Best Practices for Mapping: Application Files and Fields
Please note: This post originally appeared on Extol.com (EXTOL has been acquired by Cleo).
Successful EDI implementations must begin with the development and employment of efficient object naming conventions using “best practices.” This will avoid aggravation and redevelopment at a later time. “Doing it correctly the first time” is a most-relevant piece of advice. This is of particular advantage when creating files (tables) to store EDI data (the implementation and deployment of EDI interface/staging files and in support of both inbound and outbound EDI transactions).
EDI interface files generally support both the Enterprise Resource Planning (ERP) applications and the EDI transactions exchanged with trading partners. The types of files used depend on business requirements and how you will process data within the ERP. Implementation could be affected by the degree of external programming, and how such custom programs are designed for interfacing with the EDI database files. Your choice should be based on “what you feel more comfortable working with” and “how easy changes can be made if needed in the future.” Regardless of outside influences, one thing is for certain, “do-overs” are not fun!

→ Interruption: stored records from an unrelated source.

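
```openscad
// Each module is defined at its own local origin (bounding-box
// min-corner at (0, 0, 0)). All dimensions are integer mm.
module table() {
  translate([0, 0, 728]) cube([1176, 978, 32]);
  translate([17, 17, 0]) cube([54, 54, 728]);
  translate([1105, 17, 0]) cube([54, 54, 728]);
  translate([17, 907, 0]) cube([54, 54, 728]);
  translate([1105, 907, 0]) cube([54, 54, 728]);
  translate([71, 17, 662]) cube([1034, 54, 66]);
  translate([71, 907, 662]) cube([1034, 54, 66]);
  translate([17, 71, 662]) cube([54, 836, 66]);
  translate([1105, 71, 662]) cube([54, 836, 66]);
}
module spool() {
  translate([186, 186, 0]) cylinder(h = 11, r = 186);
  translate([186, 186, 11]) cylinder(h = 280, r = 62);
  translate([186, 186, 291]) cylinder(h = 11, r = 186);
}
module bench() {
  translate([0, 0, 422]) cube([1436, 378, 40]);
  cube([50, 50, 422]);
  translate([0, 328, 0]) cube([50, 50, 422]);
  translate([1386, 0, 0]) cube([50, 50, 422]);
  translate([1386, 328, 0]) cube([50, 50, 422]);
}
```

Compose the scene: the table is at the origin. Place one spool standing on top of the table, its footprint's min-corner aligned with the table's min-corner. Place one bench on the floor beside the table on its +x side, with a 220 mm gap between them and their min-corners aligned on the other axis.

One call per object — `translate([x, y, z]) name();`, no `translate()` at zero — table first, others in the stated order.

table();
translate([0, 0, 760]) spool();
translate([1396, 0, 0]) bench();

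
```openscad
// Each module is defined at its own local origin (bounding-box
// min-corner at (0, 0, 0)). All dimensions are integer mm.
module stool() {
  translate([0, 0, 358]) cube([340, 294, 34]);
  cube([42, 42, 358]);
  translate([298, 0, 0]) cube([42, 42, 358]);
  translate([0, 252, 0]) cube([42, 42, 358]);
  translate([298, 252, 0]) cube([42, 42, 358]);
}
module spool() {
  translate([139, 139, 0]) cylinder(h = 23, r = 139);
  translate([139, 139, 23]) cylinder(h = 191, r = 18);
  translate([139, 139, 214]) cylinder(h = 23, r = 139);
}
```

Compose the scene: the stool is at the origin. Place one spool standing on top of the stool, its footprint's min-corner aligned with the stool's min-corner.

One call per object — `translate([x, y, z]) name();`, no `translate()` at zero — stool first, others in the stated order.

stool();
translate([0, 0, 392]) spool();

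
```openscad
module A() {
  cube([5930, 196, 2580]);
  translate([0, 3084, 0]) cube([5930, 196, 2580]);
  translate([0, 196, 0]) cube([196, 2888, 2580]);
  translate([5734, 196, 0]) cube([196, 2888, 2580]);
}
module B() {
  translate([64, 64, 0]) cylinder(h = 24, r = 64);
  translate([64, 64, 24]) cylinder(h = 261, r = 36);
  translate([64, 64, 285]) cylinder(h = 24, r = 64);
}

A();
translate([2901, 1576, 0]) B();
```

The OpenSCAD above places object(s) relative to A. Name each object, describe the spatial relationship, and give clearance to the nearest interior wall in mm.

A is a house frame. B is a spool. The spool sits inside the house frame, centred. The clearance to the nearest interior wall is 1380 mm.

Clearances: x = 2705, y = 1380; minimum 1380 mm.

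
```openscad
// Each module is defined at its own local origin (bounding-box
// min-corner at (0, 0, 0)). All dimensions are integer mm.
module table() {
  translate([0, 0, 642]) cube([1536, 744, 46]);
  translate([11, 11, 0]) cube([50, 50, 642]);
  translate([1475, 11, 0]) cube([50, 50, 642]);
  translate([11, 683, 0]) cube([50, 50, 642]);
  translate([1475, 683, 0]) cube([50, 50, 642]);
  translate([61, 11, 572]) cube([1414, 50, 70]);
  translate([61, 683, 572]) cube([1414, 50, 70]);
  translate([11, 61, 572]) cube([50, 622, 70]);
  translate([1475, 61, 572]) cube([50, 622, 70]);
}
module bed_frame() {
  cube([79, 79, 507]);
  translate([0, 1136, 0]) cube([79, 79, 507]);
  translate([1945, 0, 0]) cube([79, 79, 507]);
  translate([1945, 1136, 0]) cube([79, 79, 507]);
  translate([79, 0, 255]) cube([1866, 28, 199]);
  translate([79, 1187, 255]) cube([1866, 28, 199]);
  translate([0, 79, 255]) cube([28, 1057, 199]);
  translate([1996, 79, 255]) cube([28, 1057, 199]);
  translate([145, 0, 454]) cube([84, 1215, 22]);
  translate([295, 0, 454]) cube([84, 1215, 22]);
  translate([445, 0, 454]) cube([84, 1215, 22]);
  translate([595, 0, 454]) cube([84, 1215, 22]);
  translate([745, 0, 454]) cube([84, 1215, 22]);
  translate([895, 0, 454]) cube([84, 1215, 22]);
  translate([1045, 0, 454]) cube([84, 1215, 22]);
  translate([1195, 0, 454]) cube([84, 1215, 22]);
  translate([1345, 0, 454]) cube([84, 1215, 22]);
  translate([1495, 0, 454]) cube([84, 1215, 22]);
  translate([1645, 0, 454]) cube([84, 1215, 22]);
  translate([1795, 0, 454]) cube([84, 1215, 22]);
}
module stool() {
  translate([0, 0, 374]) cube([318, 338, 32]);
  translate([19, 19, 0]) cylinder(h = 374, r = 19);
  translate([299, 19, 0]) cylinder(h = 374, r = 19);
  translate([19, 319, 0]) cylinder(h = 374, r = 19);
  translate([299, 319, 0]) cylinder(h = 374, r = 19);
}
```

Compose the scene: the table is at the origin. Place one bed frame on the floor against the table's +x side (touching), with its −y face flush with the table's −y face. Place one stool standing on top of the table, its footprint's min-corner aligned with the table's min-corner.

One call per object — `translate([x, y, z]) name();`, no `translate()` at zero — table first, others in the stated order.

table();
translate([1536, 0, 0]) bed_frame();
translate([0, 0, 688]) stool();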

When creating your interface files, it is important to develop and standardize in-house naming conventions that can be used for all files. This will help to identify a file’s purpose and keep your files organized. Remember, you may not be the only source who must use or have access to these files. Below is a list (with examples) of items that should be considered when developing both a file and field naming scheme:
Direction Code: In, Out, Send, Receive
Map/Transaction Type: 810, 850, INV, PO
Structured Data Levels: Header, Detail, Address, Note
Segment Labels: BEG, IT1, N1, MSG
Element Labels: BEG01, IT102, N104
When identifying field (column) names, taking the time to include Element ID and Element Description detail will speak volumes when future technicians must figure out the data because the original file specs conveniently disappeared. One recommendation is to include all Segment and Element descriptions in the metadata. This also significantly simplifies field searching when building maps or developing programs.

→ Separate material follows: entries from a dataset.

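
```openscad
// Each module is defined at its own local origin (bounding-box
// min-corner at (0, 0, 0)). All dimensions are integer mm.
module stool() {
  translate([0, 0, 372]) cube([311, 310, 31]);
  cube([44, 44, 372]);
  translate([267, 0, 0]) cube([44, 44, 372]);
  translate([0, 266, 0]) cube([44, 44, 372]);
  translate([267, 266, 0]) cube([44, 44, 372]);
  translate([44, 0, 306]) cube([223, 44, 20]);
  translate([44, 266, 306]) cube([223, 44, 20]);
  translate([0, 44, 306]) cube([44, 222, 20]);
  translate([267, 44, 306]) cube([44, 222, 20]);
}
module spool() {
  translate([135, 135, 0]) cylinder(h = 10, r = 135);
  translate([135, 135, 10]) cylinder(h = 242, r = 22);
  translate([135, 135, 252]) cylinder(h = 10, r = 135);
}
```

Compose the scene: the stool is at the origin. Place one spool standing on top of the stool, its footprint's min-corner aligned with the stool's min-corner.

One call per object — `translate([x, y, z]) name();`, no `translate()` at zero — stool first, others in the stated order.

stool();
translate([0, 0, 403]) spool();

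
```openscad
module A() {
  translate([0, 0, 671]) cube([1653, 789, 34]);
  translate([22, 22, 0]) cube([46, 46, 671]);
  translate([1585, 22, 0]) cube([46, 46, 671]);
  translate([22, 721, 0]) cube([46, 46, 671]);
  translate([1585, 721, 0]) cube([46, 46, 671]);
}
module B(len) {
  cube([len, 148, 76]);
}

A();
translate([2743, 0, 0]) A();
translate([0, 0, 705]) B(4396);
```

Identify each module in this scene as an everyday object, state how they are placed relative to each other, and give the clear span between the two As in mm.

A is a table. B is a beam. A beam spans the tops of two tables. The clear span between the two tables is 1090 mm.

Second table starts at x = 2743; first ends at x = 1653; clear span = 2743 − 1653 = 1090 mm.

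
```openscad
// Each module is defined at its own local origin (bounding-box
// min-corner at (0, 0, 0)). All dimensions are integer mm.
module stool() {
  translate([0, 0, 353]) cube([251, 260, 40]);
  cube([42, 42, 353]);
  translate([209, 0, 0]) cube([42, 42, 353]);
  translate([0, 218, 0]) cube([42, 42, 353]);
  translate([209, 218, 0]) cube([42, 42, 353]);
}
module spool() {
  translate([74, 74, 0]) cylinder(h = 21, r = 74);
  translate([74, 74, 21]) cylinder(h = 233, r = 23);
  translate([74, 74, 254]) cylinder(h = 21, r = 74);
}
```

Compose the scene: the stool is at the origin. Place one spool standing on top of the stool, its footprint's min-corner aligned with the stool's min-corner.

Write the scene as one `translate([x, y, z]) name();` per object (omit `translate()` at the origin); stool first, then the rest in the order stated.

stool();
translate([0, 0, 393]) spool();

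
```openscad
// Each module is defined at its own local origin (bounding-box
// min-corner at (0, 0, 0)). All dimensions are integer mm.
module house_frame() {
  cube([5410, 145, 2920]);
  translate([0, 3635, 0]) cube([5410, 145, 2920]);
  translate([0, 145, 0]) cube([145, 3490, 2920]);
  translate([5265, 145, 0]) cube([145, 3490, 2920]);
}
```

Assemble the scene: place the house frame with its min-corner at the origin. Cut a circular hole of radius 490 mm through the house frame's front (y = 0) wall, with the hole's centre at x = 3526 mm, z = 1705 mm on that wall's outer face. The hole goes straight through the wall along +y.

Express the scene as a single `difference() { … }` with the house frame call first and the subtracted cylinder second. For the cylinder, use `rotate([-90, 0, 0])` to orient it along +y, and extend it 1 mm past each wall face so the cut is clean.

difference() {
  house_frame();
  translate([3526, -1, 1705]) rotate([-90, 0, 0]) cylinder(h = 147, r = 490);
}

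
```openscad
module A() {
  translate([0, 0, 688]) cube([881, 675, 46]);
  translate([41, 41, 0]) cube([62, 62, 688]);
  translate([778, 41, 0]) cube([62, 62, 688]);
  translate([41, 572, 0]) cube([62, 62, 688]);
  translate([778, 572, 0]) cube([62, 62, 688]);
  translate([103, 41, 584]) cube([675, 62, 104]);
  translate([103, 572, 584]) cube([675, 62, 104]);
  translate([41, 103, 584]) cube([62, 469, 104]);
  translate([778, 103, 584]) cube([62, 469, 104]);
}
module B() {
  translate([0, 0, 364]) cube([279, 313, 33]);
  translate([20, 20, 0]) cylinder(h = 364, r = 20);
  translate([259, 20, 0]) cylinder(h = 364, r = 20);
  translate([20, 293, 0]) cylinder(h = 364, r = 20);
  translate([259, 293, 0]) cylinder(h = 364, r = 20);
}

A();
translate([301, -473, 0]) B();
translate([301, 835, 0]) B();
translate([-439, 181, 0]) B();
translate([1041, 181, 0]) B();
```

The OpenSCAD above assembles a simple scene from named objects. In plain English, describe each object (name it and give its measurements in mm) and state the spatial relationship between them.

A is a rectangular dining table. The top is 881×675×46 mm with its upper surface at z = 734 mm. It stands on four 62×62 mm square legs, each inset 41 mm from the nearest pair of top edges, running from the floor to the underside of the top. Four apron rails, 62 mm thick and 104 mm tall, run between adjacent legs with their top edges flush with the underside of the top and their outer faces flush with the legs' outer faces.

B is a simple wooden stool: a rectangular seat 279 mm (x) by 313 mm (y), 33 mm thick, top face at z = 397 mm, on four round legs, each 40 mm in diameter. The legs rest on z = 0, each leg's axis is inset half a diameter from the nearest pair of seat edges (so the leg's bounding box is flush with the corner).

Four stools sit around the table at the −y, +y, −x, +x sides.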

Consider the following two examples:
Field Name: “PONUM” Description: “Purchase Order Number BEG03”
Field Name: “CSTORD” Description: “Cust Ord #”
A brief glance will quickly reveal how the simple use of common and consistent conventions can have a noticeable effect on interfaces (programs, maps, etc) that access data, by improving search functions and removing the possibility of field misuse and abuse.
By taking the time to define and apply best-practice naming conventions prior to any development, EDI interfaces can be built once and used many times. The alternative is to make customized changes until the interface (and the adding of new objects) grows out of control. Keeping your files and fields organized by using standards for naming and descriptions can make mapping a breeze. Above all, try to keep in mind that you may not be the only person who has to use these files. Long after you’ve moved on, somebody will either be cursing or praising you. Make it the latter!